There are some clouds in the sky
This can’t keep going on forever, right? Well, again, solar is still in the single digits in the global electricity supply, and it’s often the cheapest, fastest, and easiest way to generate power. That momentum isn’t going to dissipate anytime soon. In the US, the Federal Reserve’s recent interest rate cut means it will likely be even cheaper to get a loan to finance solar power, giving it another boost.
Some challenges have also emerged. If you want to add more solar to the US power grid right now, you need to take a number and get in line. There are hardware limits to how much intermittent power you can add to the aging electricity network, and making the necessary upgrades to accommodate it costs money and takes time. Delays are getting longer: In 2015, a typical energy project waited about three years in an interconnection queue. In 2023, that wait time was almost five years. Getting the permits to build more large-scale solar is also a tedious process. Many countries are facing similar hurdles.
In addition, the US is bolstering its domestic clean energy sector with trade barriers, including tariffs on Chinese solar panels.

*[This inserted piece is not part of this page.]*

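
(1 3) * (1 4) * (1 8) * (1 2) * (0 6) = (0 6)(1 3 4 8 2)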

That may give an advantage to US producers but it raises overall costs and imposes supply chain constraints. The US is also investing $40 million to bring more of the solar energy supply chain within its borders.
And solar power didn’t just fall out of a coconut tree; it exists in the context of a global economy that’s still 80 percent powered by coal, oil, and natural gas. Overall global energy consumption is growing, and not everyone is discerning about where they get their heat and electricity. As a result, fossil fuel demand is also rising, though it may peak before the end of the decade. To meet international climate change targets of limiting warming to less than 3.6 degrees Fahrenheit this century, greenhouse gas emissions have to fall at a much faster clip and effectively zero out by 2050.
Analysts are anticipating that solar energy will help bend that curve. According to Wood Mackenzie, total global solar capacity is going to almost quadruple in the next decade. It’s not certain whether the world will reach its climate goals, but solar will continue to spread as sure as the sun will rise.